Bangun yang Tak Selesai
Ketika obat mengantarkan tidur, tapi tak mengantarkan bangun.
Ditulis saat efek samping obat psikiater masih terasa. Di dalam diriku ingin bangun tapi tubuh ini masih ingin tidur.
Hari sabtu ini aku tidak kemana-mana. Setelah kemaren yang penuh agenda dari siang sampe malam, tubuhku memutuskan untuk diam saja. Tapi bukan cuma karena lelah. Ada hal lain yang lebih dalam dari sekadar kelelahan biasa.
Gangguan tidur membuat malam-malamku sulit. Tubuhku mulai terbiasa untuk tetap terjaga saat dunia mulai terlelap dan baru merasa tenang saat siang hari. Akibatnya ritme alami tubuhku kacau. Jam biologis yang seharusnya menuntun tubuh untuk tidur dan bangun jadi keliru membaca sinyal.
Secara teori, manusia butuh tidur sekitar 8 jam per hari idealnya antara pukul 8 hingga 10 malam agar bisa bangun segar dan siap beraktivitas. Tapi, bagaimana kalau tidurnya dimulai lebih larut? Apa itu tetap bisa disebut "tidur yang cukup"?
Menurut dr.
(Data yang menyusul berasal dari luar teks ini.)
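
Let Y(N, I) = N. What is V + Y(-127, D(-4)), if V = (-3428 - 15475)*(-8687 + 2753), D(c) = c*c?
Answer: 112170275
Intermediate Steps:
D(c) = c²
V = 112170402 (V = -18903*(-5934) = 112170402)
V + Y(-127, D(-4)) = 112170402 - 127 = 112170275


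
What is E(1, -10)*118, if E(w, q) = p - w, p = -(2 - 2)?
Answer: -118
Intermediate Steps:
p = 0 (p = -1*0 = 0)
E(w, q) = -w (E(w, q) = 0 - w = -w)
E(1, -10)*118 = -1*1*118 = -1*118 = -118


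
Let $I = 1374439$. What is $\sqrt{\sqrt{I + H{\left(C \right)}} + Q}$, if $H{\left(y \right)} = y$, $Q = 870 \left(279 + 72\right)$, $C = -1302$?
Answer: $\sqrt{305370 + \sqrt{1373137}} \approx 553.66$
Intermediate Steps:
$Q = 305370$ ($Q = 870 \cdot 351 = 305370$)
$\sqrt{\sqrt{I + H{\left(C \right)}} + Q} = \sqrt{\sqrt{1374439 - 1302} + 305370} = \sqrt{\sqrt{1373137} + 305370} = \sqrt{305370 + \sqrt{1373137}}$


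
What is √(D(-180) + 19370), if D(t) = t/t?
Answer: √19371 ≈ 139.18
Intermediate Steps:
D(t) = 1
√(D(-180) + 19370) = √(1 + 19370) = √19371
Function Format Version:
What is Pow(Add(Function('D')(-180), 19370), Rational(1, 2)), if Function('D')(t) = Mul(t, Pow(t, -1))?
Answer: Pow(19371, Rational(1, 2)) ≈ 139.18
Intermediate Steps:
Function('D')(t) = 1
Pow(Add(Function('D')(-180), 19370), Rational(1, 2)) = Pow(Add(1, 19370), Rational(1, 2)) = Pow(19371, Rational(1, 2))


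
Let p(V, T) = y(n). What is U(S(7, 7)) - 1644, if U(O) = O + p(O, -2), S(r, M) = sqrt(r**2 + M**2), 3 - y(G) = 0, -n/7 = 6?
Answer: -1641 + 7*sqrt(2) ≈ -1631.1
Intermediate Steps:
n = -42 (n = -7*6 = -42)
y(G) = 3 (y(G) = 3 - 1*0 = 3 + 0 = 3)
S(r, M) = sqrt(M**2 + r**2)
p(V, T) = 3
U(O) = 3 + O (U(O) = O + 3 = 3 + O)
U(S(7, 7)) - 1644 = (3 + sqrt(7**2 + 7**2)) - 1644 = (3 + sqrt(49 + 49)) - 1644 = (3 + sqrt(98)) - 1644 = (3 + 7*sqrt(2)) - 1644 = -1641 + 7*sqrt(2)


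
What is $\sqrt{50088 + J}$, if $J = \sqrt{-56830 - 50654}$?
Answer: $\sqrt{50088 + 26 i \sqrt{159}} \approx 223.8 + 0.7324 i$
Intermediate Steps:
$J = 26 i \sqrt{159}$ ($J = \sqrt{-107484} = 26 i \sqrt{159} \approx 327.85 i$)
$\sqrt{50088 + J} = \sqrt{50088 + 26 i \sqrt{159}}$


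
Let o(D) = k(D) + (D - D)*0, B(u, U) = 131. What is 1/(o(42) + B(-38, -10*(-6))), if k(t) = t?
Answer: 1/173 ≈ 0.0057803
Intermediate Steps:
o(D) = D (o(D) = D + (D - D)*0 = D + 0*0 = D + 0 = D)
1/(o(42) + B(-38, -10*(-6))) = 1/(42 + 131) = 1/173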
Tirta aka peng peng peng wkwk, begadang menyebabkan organ tubuh kehilangan waktu pemulihan alaminya.Tidur siang sebagai "balas dendam" tidak benar-benar mengganti kerusakan sel yang seharusnya diperbaiki saat malam. Hanya pola tidur sehat yang bisa melakukannya. Masalahnya tidur tidak semudah itu bagi sebagian orang.
Termasuk aku.
Aku sedang mengonsumsi obat dari psikiater. Hanya dua jenis; satu diminum pagi satu lagi setelah makan sore. Saat konsultasi terakhir kali, aku sampaikan keluhanku susah tidur. Harapannya tentu supaya bisa tidur lebih teratur ya apa lagi?
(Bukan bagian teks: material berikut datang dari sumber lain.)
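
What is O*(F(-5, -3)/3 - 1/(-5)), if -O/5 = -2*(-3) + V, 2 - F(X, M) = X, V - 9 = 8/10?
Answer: -3002/15 ≈ -200.13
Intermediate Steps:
V = 49/5 (V = 9 + 8/10 = 9 + 8*(⅒) = 9 + ⅘ = 49/5 ≈ 9.8000)
F(X, M) = 2 - X
O = -79 (O = -5*(-2*(-3) + 49/5) = -5*(6 + 49/5) = -5*79/5 = -79)
O*(F(-5, -3)/3 - 1/(-5)) = -79*((2 - 1*(-5))/3 - 1/(-5)) = -79*((2 + 5)*(⅓) - 1*(-⅕)) = -79*(7*(⅓) + ⅕) = -79*(7/3 + ⅕) = -79*38/15 = -3002/15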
Dokter memberiku dua obat itu. Dan sejak saat itu, aku mulai mengenal kantuk yang datang sebagai efek samping. Terutama dari obat malam yang harus diminum jam 8. Dua jam kemudian rasa kantuk itu datang seperti ombak besar tak bisa ditolak. Bahkan ketika ada hal penting yang harusnya kulakukan sebelum tidur, tubuh ini seperti menolak bekerja sama. Aku pun terlelap begitu saja.
Kepayahan itu tidak berhenti di malam hari. Paginya justru lebih pelik.
Ada momen di mana pikiran dan batinku sudah sadar ingin bangun, ingin memulai hari. Tapi tubuhhku belum bisa diajak kompromi. Rasanya seperti terjebak di antara dua dunia. Aku mendengar pikiranku berkata "ayo na bangun, sudah siang" tapi tubuhku tidak merespons.
Akhirnya sambil mengeluh setengah sadar aku berkata pada kakaku yang datang membangunkanku,
"Aku mau bangun tapi nggak bisa, gimana dong mba..."
Kakaku membantuku duduk dan menyodorkan ponsel berharap aku terbangun dengan melihat sesuatu. Tapi layar ponsel; hanya terlihat kosong. Aku tak tahu harus melihat apa. Tak ada yang menarik. Tak ada yang bisa menolong.
Akhirnya aku membuka laptop.
Menulis di sini....
Dan inilah hasilnya, dalam posisi setengah duduk dengan mata yang masih agak kabur, aku menulis. Tulisan ini bukan hanya upayaku untuk bercerita ini adalah caraku untuk benar-benar bangun. Steidaknya 30 hingga 50 persen dari diriku sudah ikut terbangun sekarang sisanya akan menyusul. Semoga...
Setelah ini aku akan membaca ulang tulisan-tulisanku, lalu mulai hari perlahan. Seperti menarik selimut pikiran stau per satu agar akhirnya bisa beranjak dari tempat tidur.